Pedro Saleiro is a senior research manager at Feedzai where he leads the FATE (Fairness, Accountability, Transparency, and Ethics) research group. He is responsible for several initiatives related to improving model explainability in the context of financial crime prevention, bias auditing and algorithmic fairness, experimentation and A/B testing, ML governance and reproducibility. Previously, Pedro was a postdoc at the University of Chicago and research data scientist at the Center for Data Science and Public Policy working with Rayid Ghani, developing new methods and open source tools (aequitas.dssg.io), and doing data science for social good projects with government and non-profit partners in diverse policy areas.
Diana Borsa is a senior research scientist at DeepMind (Alphabet) working on fundamental concepts and algorithms in reinforcement learning (RL) and continual learning.
She is a mathematician by training and at heart, with a natural curiosity towards the world, how things work, how things behave and why, how learning and intelligence emerge. She loves research and especially projects at the interplay of many disciplines: computer science, mathematics, neuroscience and cognitive science.
More formally, she holds Bachelor degrees in Mathematics, Electrical Engineering and Computer Science as well as International Business. She came to London, and joined University College London for her graduate studies in 2011, where she completed a MSc. Machine Learning and further on a MRes./Phd in the Computational Statistics and Machine Learning Centre. She spent quite a bit of time between 2013-2016 in Cambridge at the Microsoft Research lab, working on automatic machine learning, generative models and variational methods, as well as reinforcement learning and games.
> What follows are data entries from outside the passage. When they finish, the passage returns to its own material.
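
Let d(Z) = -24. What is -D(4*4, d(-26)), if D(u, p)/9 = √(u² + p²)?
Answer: -72*√13 ≈ -259.60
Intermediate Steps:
D(u, p) = 9*√(p² + u²) (D(u, p) = 9*√(u² + p²) = 9*√(p² + u²))
-D(4*4, d(-26)) = -9*√((-24)² + (4*4)²) = -9*√(576 + 16²) = -9*√(576 + 256) = -9*√832 = -9*8*√13 = -72*√13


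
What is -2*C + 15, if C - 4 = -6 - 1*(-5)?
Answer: 9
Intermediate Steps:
C = 3 (C = 4 + (-6 - 1*(-5)) = 4 + (-6 + 5) = 4 - 1 = 3)
-2*C + 15 = -2*3 + 15 = -6 + 15 = 9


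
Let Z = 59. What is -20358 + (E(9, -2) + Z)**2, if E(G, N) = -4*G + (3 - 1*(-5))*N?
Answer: -20309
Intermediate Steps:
E(G, N) = -4*G + 8*N (E(G, N) = -4*G + (3 + 5)*N = -4*G + 8*N)
-20358 + (E(9, -2) + Z)**2 = -20358 + ((-4*9 + 8*(-2)) + 59)**2 = -20358 + ((-36 - 16) + 59)**2 = -20358 + (-52 + 59)**2 = -20358 + 7**2 = -20358 + 49 = -20309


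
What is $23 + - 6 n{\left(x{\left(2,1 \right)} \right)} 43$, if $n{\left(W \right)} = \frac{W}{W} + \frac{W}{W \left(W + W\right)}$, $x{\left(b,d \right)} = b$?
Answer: $- \frac{599}{2} \approx -299.5$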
Finally, at the beginning of 2017, she joined one of DeepMind's core research teams working on RL.
She is very passionate about education and promoting diversity and inclusion in Machine Learning and STEM.
Sara HookerGoogle Brain
Sara Hooker is a researcher at Google Brain doing deep learning research on reliable explanations of model predictions for black-box models. Her main research interests gravitate towards interpretability, model compression and security. In 2014, she founded Delta Analytics, a non-profit dedicated to bringing technical capacity to help non-profits across the world use machine learning for good. She grew up in Africa, in Mozambique, Lesotho, Swaziland, South Africa, and Kenya.
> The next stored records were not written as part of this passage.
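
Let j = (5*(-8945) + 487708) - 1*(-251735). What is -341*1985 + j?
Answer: 17833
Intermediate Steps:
j = 694718 (j = (-44725 + 487708) + 251735 = 442983 + 251735 = 694718)
-341*1985 + j = -341*1985 + 694718 = -676885 + 694718 = 17833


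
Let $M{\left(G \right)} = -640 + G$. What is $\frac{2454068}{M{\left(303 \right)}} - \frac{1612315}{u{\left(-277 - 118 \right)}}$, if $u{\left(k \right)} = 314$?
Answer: $- \frac{1313927507}{105818} \approx -12417.0$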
Leo Dirac started his career building software at big companies including Microsoft and Google. In 2012 he fell in love with neural networks when he first saw AlexNet, and subsequently dedicated himself to applying deep learning. He spent six years at Amazon where he launched Amazon's first deep learning projects for visual search, product similarity, and recommendations. He was the lead engineer on AWS's first ML service called Amazon Machine Learning, and used those lessons to design the core of AWS SageMaker, and led the teams that built SageMaker's AutoML features including Automatic Model Tuning and AutoPilot. Leo continues seeking ways to accelerate the pace of technological advancement for all of society.